Après une pause repos à l'hôtel (et une douche bienvenue), nous voilà repartis pour errer dans les rues de Funchal, en attendant d'assister au festival Atlantico. Ah tiens, j'entends de la musique ! Dans la petite rue là, un groupe joue, et il y a une chanteuse avec une belle robe... c'est du fado ! Ah tiens j'entends quelque chose de plus rock là-bas, on va voir ? Oh, c'est une beer-fest ! il y a plein de petits chalets pour déguster des bières différentes; pas de bol, on n'aime pas ça, mais en attendant, j'aime bien le groupe qui chante là. Plus loin, nous passons devant le Ritz. C'est chic, prout prout, hum non, on ne va pas manger là... Oh regarde, une pâtisserie ouverte ! Tu crois qu'on pourrait acheter des pastéis de nata ?!
Nous en faisons, des kilomètres ! Je commence à avoir faim; j'aimerais bien manger un petit truc sur le pouce et flâner dans les rues. On se met en chasse d'un petit bouiboui où on pourrait acheter des bolo de caco à emporter, j'en ai vu plein ce matin. Ah oui, mais là, tout est fermé, depuis midi...
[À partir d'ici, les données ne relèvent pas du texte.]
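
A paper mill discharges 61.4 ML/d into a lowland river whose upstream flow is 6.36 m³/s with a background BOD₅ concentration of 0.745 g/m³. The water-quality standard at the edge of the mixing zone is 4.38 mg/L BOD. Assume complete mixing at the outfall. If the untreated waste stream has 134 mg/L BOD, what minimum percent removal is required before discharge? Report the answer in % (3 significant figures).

72.5 %

61.4 ML/d = 0.7106 m³/s.
Mass balance: 4.38·7.071 = 0.7106·Cₑ + 6.36·0.745.
Cₑ = (30.97 − 4.738) / 0.7106 = 36.91 mg/L.
Required removal = 1 − 36.91/134 = 72.45 %.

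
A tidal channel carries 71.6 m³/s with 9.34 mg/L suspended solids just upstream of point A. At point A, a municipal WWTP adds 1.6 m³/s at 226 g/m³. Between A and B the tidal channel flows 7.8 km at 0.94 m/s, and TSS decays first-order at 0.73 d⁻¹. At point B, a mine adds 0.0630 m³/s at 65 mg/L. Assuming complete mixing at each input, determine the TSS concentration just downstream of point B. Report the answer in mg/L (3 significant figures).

13.2 mg/L

After input A: C = (71.6·9.34 + 1.6·226) / 73.2 = 14.08 mg/L.
Over the 7.8 km reach to input B (t = 8298 s = 0.09604 d), decay gives C = 14.08·exp(−0.73·0.09604) = 13.12 mg/L.
After input B: C = (73.2·13.12 + 0.063·65) / 73.26 = 13.17 mg/L.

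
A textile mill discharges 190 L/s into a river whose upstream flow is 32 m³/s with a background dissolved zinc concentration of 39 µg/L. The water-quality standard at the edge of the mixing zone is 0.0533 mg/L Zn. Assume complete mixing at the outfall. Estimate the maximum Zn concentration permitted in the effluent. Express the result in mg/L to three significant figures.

190 L/s = 0.19 m³/s.
39 µg/L = 0.039 mg/L.
Mass balance: 0.0533·32.19 = 0.19·Cₑ + 32·0.039.
Cₑ = (1.716 − 1.248) / 0.19 = 2.462 mg/L.

2.46 mg/L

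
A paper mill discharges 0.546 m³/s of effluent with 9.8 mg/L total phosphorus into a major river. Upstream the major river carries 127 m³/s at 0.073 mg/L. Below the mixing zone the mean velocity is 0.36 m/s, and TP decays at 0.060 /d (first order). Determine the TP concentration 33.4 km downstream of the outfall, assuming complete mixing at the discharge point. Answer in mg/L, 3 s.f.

After complete mixing, C₀ = (0.546·9.8 + 127·0.073) / 127.5 = 0.1146 mg/L.
Travel time t = 3.34e+04 m / 0.36 m/s = 9.278e+04 s = 1.074 d.
C = 0.1146·exp(−0.060·1.074) = 0.1146·0.9376 = 0.1075 mg/L.

0.107 mg/L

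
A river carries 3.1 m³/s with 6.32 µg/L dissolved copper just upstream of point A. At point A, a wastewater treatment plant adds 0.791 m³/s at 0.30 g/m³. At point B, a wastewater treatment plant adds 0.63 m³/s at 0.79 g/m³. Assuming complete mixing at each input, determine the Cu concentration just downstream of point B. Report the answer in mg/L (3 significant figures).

6.32 µg/L = 0.00632 mg/L.
After input A: C = (3.1·0.00632 + 0.791·0.3) / 3.891 = 0.06602 mg/L.
After input B: C = (3.891·0.06602 + 0.63·0.79) / 4.521 = 0.1669 mg/L.

0.167 mg/L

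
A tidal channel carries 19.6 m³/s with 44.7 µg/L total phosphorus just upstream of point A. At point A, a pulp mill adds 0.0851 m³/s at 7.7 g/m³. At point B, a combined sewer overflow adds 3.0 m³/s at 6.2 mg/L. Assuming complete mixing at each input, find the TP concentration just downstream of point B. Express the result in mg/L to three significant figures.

0.887 mg/L

44.7 µg/L = 0.0447 mg/L.
After input A: C = (19.6·0.0447 + 0.0851·7.7) / 19.69 = 0.07779 mg/L.
After input B: C = (19.69·0.07779 + 3·6.2) / 22.69 = 0.8874 mg/L.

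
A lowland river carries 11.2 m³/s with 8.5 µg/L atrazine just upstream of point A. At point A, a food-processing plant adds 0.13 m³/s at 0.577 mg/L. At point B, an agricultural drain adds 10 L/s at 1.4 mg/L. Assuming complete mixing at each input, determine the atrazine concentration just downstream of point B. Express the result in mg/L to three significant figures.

8.5 µg/L = 0.0085 mg/L.
After input A: C = (11.2·0.0085 + 0.13·0.577) / 11.33 = 0.01502 mg/L.
10 L/s = 0.01 m³/s.
After input B: C = (11.33·0.01502 + 0.01·1.4) / 11.34 = 0.01624 mg/L.

0.0162 mg/L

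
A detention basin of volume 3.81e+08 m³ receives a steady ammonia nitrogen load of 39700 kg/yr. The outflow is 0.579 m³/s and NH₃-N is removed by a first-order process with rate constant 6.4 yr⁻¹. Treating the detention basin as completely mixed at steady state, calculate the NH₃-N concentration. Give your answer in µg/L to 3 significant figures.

16.2 µg/L

Outflow Q = 0.579 m³/s × 3.156e+07 s/yr = 1.827e+07 m³/yr.
Steady-state CSTR mass balance: W = Q·C + k·V·C, so C = W/(Q + kV).
Q + kV = 1.827e+07 + 6.4·3.81e+08 = 2.457e+09 m³/yr.
C = 39700/2.457e+09 = 1.616e-05 kg/m³ = 0.01616 mg/L = 16.16 µg/L.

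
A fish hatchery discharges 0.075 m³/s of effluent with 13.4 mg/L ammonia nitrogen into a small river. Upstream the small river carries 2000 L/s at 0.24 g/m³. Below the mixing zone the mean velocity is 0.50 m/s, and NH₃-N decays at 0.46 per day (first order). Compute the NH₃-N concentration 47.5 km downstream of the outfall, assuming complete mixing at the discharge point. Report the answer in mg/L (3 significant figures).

0.432 mg/L

2000 L/s = 2 m³/s.
After complete mixing, C₀ = (0.075·13.4 + 2·0.24) / 2.075 = 0.7157 mg/L.
Travel time t = 4.75e+04 m / 0.50 m/s = 9.5e+04 s = 1.1 d.
C = 0.7157·exp(−0.46·1.1) = 0.7157·0.603 = 0.4316 mg/L.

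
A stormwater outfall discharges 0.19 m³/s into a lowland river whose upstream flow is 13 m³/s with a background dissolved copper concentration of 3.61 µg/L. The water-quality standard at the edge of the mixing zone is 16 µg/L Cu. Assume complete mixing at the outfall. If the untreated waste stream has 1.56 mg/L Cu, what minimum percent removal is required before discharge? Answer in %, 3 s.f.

3.61 µg/L = 0.00361 mg/L.
16 µg/L = 0.016 mg/L.
Mass balance: 0.016·13.19 = 0.19·Cₑ + 13·0.00361.
Cₑ = (0.211 − 0.04693) / 0.19 = 0.8637 mg/L.
Required removal = 1 − 0.8637/1.56 = 44.63 %.

44.6 %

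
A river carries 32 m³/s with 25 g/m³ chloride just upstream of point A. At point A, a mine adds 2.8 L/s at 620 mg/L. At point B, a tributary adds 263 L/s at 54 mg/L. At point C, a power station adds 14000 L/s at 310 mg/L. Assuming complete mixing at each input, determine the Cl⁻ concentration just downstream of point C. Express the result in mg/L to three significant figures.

111 mg/L

2.8 L/s = 0.0028 m³/s.
After input A: C = (32·25 + 0.0028·620) / 32 = 25.05 mg/L.
263 L/s = 0.263 m³/s.
After input B: C = (32·25.05 + 0.263·54) / 32.27 = 25.29 mg/L.
14000 L/s = 14 m³/s.
After input C: C = (32.27·25.29 + 14·310) / 46.27 = 111.4 mg/L.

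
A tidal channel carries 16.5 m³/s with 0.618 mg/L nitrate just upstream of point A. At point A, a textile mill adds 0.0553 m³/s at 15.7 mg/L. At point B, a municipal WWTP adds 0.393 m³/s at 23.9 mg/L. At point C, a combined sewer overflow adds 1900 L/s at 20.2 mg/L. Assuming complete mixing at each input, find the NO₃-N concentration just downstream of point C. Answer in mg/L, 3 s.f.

3.12 mg/L

After input A: C = (16.5·0.618 + 0.0553·15.7) / 16.56 = 0.6684 mg/L.
After input B: C = (16.56·0.6684 + 0.393·23.9) / 16.95 = 1.207 mg/L.
1900 L/s = 1.9 m³/s.
After input C: C = (16.95·1.207 + 1.9·20.2) / 18.85 = 3.122 mg/L.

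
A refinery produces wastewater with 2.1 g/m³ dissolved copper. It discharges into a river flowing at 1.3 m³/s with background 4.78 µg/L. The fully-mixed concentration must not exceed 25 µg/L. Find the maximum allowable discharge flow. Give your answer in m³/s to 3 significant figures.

0.0127 m³/s

4.78 µg/L = 0.00478 mg/L.
25 µg/L = 0.025 mg/L.
Mass balance at complete mixing: C_std·(Q_w + Q_r) = Q_w·C_e + Q_r·C_b.
Rearranging, Q_w = Q_r·(C_std − C_b)/(C_e − C_std) = 1.3·(0.025 − 0.00478) / (2.1 − 0.025) = 0.01267 m³/s.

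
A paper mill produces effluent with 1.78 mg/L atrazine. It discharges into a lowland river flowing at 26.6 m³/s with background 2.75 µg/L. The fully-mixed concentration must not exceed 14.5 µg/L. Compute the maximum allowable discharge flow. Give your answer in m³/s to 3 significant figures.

2.75 µg/L = 0.00275 mg/L.
14.5 µg/L = 0.0145 mg/L.
Mass balance at complete mixing: C_std·(Q_w + Q_r) = Q_w·C_e + Q_r·C_b.
Rearranging, Q_w = Q_r·(C_std − C_b)/(C_e − C_std) = 26.6·(0.0145 − 0.00275) / (1.78 − 0.0145) = 0.177 m³/s.

0.177 m³/s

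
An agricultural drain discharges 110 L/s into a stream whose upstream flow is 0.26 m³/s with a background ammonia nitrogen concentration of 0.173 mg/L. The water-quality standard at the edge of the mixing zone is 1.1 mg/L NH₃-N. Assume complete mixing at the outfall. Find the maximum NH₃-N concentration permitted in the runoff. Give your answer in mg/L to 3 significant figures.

110 L/s = 0.11 m³/s.
Mass balance: 1.1·0.37 = 0.11·Cₑ + 0.26·0.173.
Cₑ = (0.407 − 0.04498) / 0.11 = 3.291 mg/L.

3.29 mg/L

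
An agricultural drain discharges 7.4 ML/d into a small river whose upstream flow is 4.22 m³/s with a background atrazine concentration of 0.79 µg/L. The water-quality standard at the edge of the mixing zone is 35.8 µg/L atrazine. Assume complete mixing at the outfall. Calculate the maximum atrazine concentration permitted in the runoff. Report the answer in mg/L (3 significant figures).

7.4 ML/d = 0.08565 m³/s.
0.79 µg/L = 0.00079 mg/L.
35.8 µg/L = 0.0358 mg/L.
Mass balance: 0.0358·4.306 = 0.08565·Cₑ + 4.22·0.00079.
Cₑ = (0.1541 − 0.003334) / 0.08565 = 1.761 mg/L.

1.76 mg/L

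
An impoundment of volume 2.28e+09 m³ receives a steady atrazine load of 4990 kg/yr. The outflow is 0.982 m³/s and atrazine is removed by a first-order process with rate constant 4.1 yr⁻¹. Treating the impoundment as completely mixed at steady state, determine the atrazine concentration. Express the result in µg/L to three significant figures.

Outflow Q = 0.982 m³/s × 3.156e+07 s/yr = 3.099e+07 m³/yr.
Steady-state CSTR mass balance: W = Q·C + k·V·C, so C = W/(Q + kV).
Q + kV = 3.099e+07 + 4.1·2.28e+09 = 9.379e+09 m³/yr.
C = 4990/9.379e+09 = 5.32e-07 kg/m³ = 0.000532 mg/L = 0.532 µg/L.

0.532 µg/L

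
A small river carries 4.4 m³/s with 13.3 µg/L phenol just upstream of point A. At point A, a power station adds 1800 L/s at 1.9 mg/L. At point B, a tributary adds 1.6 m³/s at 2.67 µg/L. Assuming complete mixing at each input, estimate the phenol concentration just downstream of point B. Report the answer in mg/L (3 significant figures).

0.447 mg/L

13.3 µg/L = 0.0133 mg/L.
1800 L/s = 1.8 m³/s.
After input A: C = (4.4·0.0133 + 1.8·1.9) / 6.2 = 0.5611 mg/L.
2.67 µg/L = 0.00267 mg/L.
After input B: C = (6.2·0.5611 + 1.6·0.00267) / 7.8 = 0.4465 mg/L.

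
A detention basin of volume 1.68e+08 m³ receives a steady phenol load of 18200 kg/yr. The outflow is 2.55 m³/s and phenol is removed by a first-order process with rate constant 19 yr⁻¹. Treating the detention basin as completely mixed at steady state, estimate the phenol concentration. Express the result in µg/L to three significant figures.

Outflow Q = 2.55 m³/s × 3.156e+07 s/yr = 8.047e+07 m³/yr.
Steady-state CSTR mass balance: W = Q·C + k·V·C, so C = W/(Q + kV).
Q + kV = 8.047e+07 + 19·1.68e+08 = 3.272e+09 m³/yr.
C = 18200/3.272e+09 = 5.562e-06 kg/m³ = 0.005562 mg/L = 5.562 µg/L.

5.56 µg/L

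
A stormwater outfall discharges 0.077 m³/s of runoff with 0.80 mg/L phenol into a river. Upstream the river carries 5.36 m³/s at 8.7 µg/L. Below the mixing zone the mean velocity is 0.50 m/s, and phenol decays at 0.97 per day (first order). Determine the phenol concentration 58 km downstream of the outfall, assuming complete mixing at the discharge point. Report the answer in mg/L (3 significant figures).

8.7 µg/L = 0.0087 mg/L.
After complete mixing, C₀ = (0.077·0.8 + 5.36·0.0087) / 5.437 = 0.01991 mg/L.
Travel time t = 5.8e+04 m / 0.50 m/s = 1.16e+05 s = 1.343 d.
C = 0.01991·exp(−0.97·1.343) = 0.01991·0.2719 = 0.005413 mg/L.

0.00541 mg/L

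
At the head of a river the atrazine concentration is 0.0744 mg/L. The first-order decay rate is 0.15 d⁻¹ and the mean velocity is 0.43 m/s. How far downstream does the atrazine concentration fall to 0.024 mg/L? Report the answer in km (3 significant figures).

280 km

From C = C₀·e^(−kt), t = ln(C₀/C)/k = ln(0.0744/0.024)/0.15 = 1.131/0.15 = 7.543 d.
Distance = v·t = 0.43 m/s × 6.517e+05 s = 2.802e+05 m = 280.2 km.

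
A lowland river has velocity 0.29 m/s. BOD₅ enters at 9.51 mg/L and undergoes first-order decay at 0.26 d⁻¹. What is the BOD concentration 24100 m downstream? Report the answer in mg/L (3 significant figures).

Travel time t = 24100 m / 0.29 m/s = 2.41e+04/0.29 = 8.31e+04 s = 0.9618 d.
First-order decay: C = 9.51·exp(−0.26·0.9618) = 9.51·0.7787 = 7.406 mg/L.

7.41 mg/L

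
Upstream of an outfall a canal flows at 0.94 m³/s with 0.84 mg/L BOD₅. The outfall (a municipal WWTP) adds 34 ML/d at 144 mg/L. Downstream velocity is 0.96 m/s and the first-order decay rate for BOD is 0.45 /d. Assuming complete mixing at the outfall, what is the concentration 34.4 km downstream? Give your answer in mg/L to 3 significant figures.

34 ML/d = 0.3935 m³/s.
After complete mixing, C₀ = (0.3935·144 + 0.94·0.84) / 1.334 = 43.09 mg/L.
Travel time t = 3.44e+04 m / 0.96 m/s = 3.583e+04 s = 0.4147 d.
C = 43.09·exp(−0.45·0.4147) = 43.09·0.8297 = 35.75 mg/L.

35.8 mg/L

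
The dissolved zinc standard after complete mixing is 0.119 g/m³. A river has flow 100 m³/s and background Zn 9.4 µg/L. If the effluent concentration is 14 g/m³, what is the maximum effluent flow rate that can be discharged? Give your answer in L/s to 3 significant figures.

790 L/s

9.4 µg/L = 0.0094 mg/L.
Mass balance at complete mixing: C_std·(Q_w + Q_r) = Q_w·C_e + Q_r·C_b.
Rearranging, Q_w = Q_r·(C_std − C_b)/(C_e − C_std) = 100·(0.119 − 0.0094) / (14 − 0.119) = 0.7896 m³/s.
= 789.6 L/s.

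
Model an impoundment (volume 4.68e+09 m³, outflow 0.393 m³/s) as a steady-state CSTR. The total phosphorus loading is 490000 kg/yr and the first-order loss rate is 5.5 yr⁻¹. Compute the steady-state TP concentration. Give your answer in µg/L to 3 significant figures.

Outflow Q = 0.393 m³/s × 3.156e+07 s/yr = 1.24e+07 m³/yr.
Steady-state CSTR mass balance: W = Q·C + k·V·C, so C = W/(Q + kV).
Q + kV = 1.24e+07 + 5.5·4.68e+09 = 2.575e+10 m³/yr.
C = 490000/2.575e+10 = 1.903e-05 kg/m³ = 0.01903 mg/L = 19.03 µg/L.

19.0 µg/L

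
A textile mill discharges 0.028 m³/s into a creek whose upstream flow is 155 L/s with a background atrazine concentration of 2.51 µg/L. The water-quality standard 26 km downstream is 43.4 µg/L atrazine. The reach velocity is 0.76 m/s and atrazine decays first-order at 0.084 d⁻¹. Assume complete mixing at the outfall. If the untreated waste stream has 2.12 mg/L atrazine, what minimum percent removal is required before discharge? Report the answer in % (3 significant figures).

155 L/s = 0.155 m³/s.
2.51 µg/L = 0.00251 mg/L.
43.4 µg/L = 0.0434 mg/L.
Travel time to the compliance point: t = 2.6e+04/0.76 = 3.421e+04 s = 0.396 d; decay factor exp(−0.084·0.396) = 0.9673.
So the concentration just after mixing may be at most 0.0434/0.9673 = 0.04487 mg/L.
Mass balance: 0.04487·0.183 = 0.028·Cₑ + 0.155·0.00251.
Cₑ = (0.008211 − 0.000389) / 0.028 = 0.2793 mg/L.
Required removal = 1 − 0.2793/2.12 = 86.82 %.

86.8 %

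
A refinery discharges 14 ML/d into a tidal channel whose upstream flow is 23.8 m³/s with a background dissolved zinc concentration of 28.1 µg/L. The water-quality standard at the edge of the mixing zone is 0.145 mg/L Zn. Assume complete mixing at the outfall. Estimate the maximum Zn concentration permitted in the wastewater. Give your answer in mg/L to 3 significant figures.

17.3 mg/L

14 ML/d = 0.162 m³/s.
28.1 µg/L = 0.0281 mg/L.
Mass balance: 0.145·23.96 = 0.162·Cₑ + 23.8·0.0281.
Cₑ = (3.474 − 0.6688) / 0.162 = 17.32 mg/L.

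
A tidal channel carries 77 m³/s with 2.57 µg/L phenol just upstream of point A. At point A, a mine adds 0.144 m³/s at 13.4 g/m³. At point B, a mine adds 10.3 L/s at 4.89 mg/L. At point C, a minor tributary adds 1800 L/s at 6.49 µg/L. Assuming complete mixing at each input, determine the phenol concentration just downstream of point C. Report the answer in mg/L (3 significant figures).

0.0277 mg/L

2.57 µg/L = 0.00257 mg/L.
After input A: C = (77·0.00257 + 0.144·13.4) / 77.14 = 0.02758 mg/L.
10.3 L/s = 0.0103 m³/s.
After input B: C = (77.14·0.02758 + 0.0103·4.89) / 77.15 = 0.02823 mg/L.
1800 L/s = 1.8 m³/s.
6.49 µg/L = 0.00649 mg/L.
After input C: C = (77.15·0.02823 + 1.8·0.00649) / 78.95 = 0.02773 mg/L.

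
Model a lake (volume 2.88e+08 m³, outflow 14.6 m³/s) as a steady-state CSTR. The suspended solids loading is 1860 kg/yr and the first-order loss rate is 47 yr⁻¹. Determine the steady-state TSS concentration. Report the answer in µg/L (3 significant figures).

0.133 µg/L

Outflow Q = 14.6 m³/s × 3.156e+07 s/yr = 4.607e+08 m³/yr.
Steady-state CSTR mass balance: W = Q·C + k·V·C, so C = W/(Q + kV).
Q + kV = 4.607e+08 + 47·2.88e+08 = 1.4e+10 m³/yr.
C = 1860/1.4e+10 = 1.329e-07 kg/m³ = 0.0001329 mg/L = 0.1329 µg/L.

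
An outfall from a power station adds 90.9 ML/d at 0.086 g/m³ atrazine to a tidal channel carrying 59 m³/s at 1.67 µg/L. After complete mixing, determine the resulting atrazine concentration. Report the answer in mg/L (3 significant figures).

0.00315 mg/L

90.9 ML/d = 1.052 m³/s.
1.67 µg/L = 0.00167 mg/L.
Flow-weighted mixing gives C = (1.052·0.086 + 59·0.00167) / (1.052 + 59) = 0.189/60.05 = 0.003147 mg/L.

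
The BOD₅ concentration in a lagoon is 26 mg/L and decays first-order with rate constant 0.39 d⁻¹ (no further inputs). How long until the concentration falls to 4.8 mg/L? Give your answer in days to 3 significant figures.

4.33 d

t = ln(C₀/C)/k = ln(26/4.8)/0.39 = 1.689/0.39 = 4.332 d.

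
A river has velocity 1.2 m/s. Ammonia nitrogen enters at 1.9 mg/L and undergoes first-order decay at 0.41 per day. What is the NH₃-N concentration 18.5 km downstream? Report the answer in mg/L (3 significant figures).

Travel time t = 18.5 km / 1.2 m/s = 1.85e+04/1.2 = 1.542e+04 s = 0.1784 d.
First-order decay: C = 1.9·exp(−0.41·0.1784) = 1.9·0.9295 = 1.766 mg/L.

1.77 mg/L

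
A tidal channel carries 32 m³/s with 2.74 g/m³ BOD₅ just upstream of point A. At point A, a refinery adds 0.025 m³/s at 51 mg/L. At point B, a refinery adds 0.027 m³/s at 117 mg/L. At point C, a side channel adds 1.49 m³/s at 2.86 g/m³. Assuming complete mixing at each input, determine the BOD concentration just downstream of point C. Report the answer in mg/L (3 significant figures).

After input A: C = (32·2.74 + 0.025·51) / 32.02 = 2.778 mg/L.
After input B: C = (32.02·2.778 + 0.027·117) / 32.05 = 2.874 mg/L.
After input C: C = (32.05·2.874 + 1.49·2.86) / 33.54 = 2.873 mg/L.

2.87 mg/L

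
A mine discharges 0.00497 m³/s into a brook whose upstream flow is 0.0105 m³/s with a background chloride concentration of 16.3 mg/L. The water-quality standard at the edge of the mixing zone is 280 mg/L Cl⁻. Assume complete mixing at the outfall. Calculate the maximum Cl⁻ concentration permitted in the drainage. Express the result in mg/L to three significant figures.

837 mg/L

Mass balance: 280·0.01547 = 0.00497·Cₑ + 0.0105·16.3.
Cₑ = (4.332 − 0.1712) / 0.00497 = 837.1 mg/L.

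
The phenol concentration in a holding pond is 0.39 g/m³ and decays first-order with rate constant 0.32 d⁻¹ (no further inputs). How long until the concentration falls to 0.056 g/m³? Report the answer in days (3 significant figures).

t = ln(C₀/C)/k = ln(0.39/0.056)/0.32 = 1.941/0.32 = 6.065 d.

6.06 d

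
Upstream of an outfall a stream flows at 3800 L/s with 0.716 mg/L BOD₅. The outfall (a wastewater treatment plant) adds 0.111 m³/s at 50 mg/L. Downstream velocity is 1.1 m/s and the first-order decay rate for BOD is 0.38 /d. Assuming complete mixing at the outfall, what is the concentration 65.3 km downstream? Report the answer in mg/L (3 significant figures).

1.63 mg/L

3800 L/s = 3.8 m³/s.
After complete mixing, C₀ = (0.111·50 + 3.8·0.716) / 3.911 = 2.115 mg/L.
Travel time t = 6.53e+04 m / 1.1 m/s = 5.936e+04 s = 0.6871 d.
C = 2.115·exp(−0.38·0.6871) = 2.115·0.7702 = 1.629 mg/L.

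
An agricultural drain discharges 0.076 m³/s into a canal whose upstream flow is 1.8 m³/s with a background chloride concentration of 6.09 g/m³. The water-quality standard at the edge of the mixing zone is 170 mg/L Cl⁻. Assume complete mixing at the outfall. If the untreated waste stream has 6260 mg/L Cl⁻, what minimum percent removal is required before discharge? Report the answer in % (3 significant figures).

Mass balance: 170·1.876 = 0.076·Cₑ + 1.8·6.09.
Cₑ = (318.9 − 10.96) / 0.076 = 4052 mg/L.
Required removal = 1 − 4052/6260 = 35.27 %.

35.3 %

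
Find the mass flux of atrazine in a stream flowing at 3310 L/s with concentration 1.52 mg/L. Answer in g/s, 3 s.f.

3310 L/s = 3.31 m³/s.
Mass flux = Q·C = 3.31 m³/s × 1.52 g/m³ = 5.031 g/s.

5.03 g/s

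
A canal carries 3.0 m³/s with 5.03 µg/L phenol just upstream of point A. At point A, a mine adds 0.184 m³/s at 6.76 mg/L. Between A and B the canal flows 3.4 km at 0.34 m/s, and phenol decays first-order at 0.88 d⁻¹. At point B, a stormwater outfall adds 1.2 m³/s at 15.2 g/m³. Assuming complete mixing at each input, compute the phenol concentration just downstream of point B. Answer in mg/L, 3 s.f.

4.42 mg/L

5.03 µg/L = 0.00503 mg/L.
After input A: C = (3·0.00503 + 0.184·6.76) / 3.184 = 0.3954 mg/L.
Over the 3.4 km reach to input B (t = 1e+04 s = 0.1157 d), decay gives C = 0.3954·exp(−0.88·0.1157) = 0.3571 mg/L.
After input B: C = (3.184·0.3571 + 1.2·15.2) / 4.384 = 4.42 mg/L.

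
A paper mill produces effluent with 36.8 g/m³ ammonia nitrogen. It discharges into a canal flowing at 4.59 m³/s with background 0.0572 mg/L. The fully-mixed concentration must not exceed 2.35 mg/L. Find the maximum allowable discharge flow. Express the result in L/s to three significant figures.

Mass balance at complete mixing: C_std·(Q_w + Q_r) = Q_w·C_e + Q_r·C_b.
Rearranging, Q_w = Q_r·(C_std − C_b)/(C_e − C_std) = 4.59·(2.35 − 0.0572) / (36.8 − 2.35) = 0.3055 m³/s.
= 305.5 L/s.

305 L/s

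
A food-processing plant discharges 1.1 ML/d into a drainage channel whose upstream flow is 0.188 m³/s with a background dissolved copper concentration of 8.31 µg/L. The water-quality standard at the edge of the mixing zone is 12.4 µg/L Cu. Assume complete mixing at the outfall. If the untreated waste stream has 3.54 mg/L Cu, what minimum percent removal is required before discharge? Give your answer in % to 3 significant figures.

1.1 ML/d = 0.01273 m³/s.
8.31 µg/L = 0.00831 mg/L.
12.4 µg/L = 0.0124 mg/L.
Mass balance: 0.0124·0.2007 = 0.01273·Cₑ + 0.188·0.00831.
Cₑ = (0.002489 − 0.001562) / 0.01273 = 0.0728 mg/L.
Required removal = 1 − 0.0728/3.54 = 97.94 %.

97.9 %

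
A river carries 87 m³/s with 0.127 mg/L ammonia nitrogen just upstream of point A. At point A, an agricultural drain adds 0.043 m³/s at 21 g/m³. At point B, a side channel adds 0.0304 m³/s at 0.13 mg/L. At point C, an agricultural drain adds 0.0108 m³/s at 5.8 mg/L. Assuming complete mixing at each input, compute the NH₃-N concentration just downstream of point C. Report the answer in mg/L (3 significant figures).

0.138 mg/L

After input A: C = (87·0.127 + 0.043·21) / 87.04 = 0.1373 mg/L.
After input B: C = (87.04·0.1373 + 0.0304·0.13) / 87.07 = 0.1373 mg/L.
After input C: C = (87.07·0.1373 + 0.0108·5.8) / 87.08 = 0.138 mg/L.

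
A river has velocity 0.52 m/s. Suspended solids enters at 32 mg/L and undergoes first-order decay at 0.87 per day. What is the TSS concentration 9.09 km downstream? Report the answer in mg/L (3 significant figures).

26.8 mg/L

Travel time t = 9.09 km / 0.52 m/s = 9090/0.52 = 1.748e+04 s = 0.2023 d.
First-order decay: C = 32·exp(−0.87·0.2023) = 32·0.8386 = 26.84 mg/L.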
Quelques kilomètres plus loin, j'ai vraiment faim. L'heure devient grave. Nous nous arrêtons pour dîner dans un petit restaurant pas loin de la mer, dans une de ces rues pavées; on entend de la musique par-ci par-là. J'aime bien. Miracle ! Il y a des bolo de caco ! Allez hop, un chacun, du melon en plus pour Guillaume et des moules grillées pour moi. Zou !
Après un énième aller-retour à l'hôtel (j'ai froid, j'ai besoin de ma polaire...), nous voici positionnés sur un petit banc face au port, prêts pour le pestacle d'artifice ! je sautille comme une enfant, et je suis ravie de voir qu'il y a un autre pestacle, de danse cette fois ! plein de jolies danseuses en blanc, qui font des pirouettes, des roulades, des porters, des pas de danse gracieux, avec des ombrelles, des rubans... C'est très joli, surtout avec la nuit qui tombe. La musique devient électronique, et ohhhh ! un pole danceur ! Regarde Guillaume, il est là-bas, il danse avec un drap suspendu, c'est magique, on dirait un oiseau...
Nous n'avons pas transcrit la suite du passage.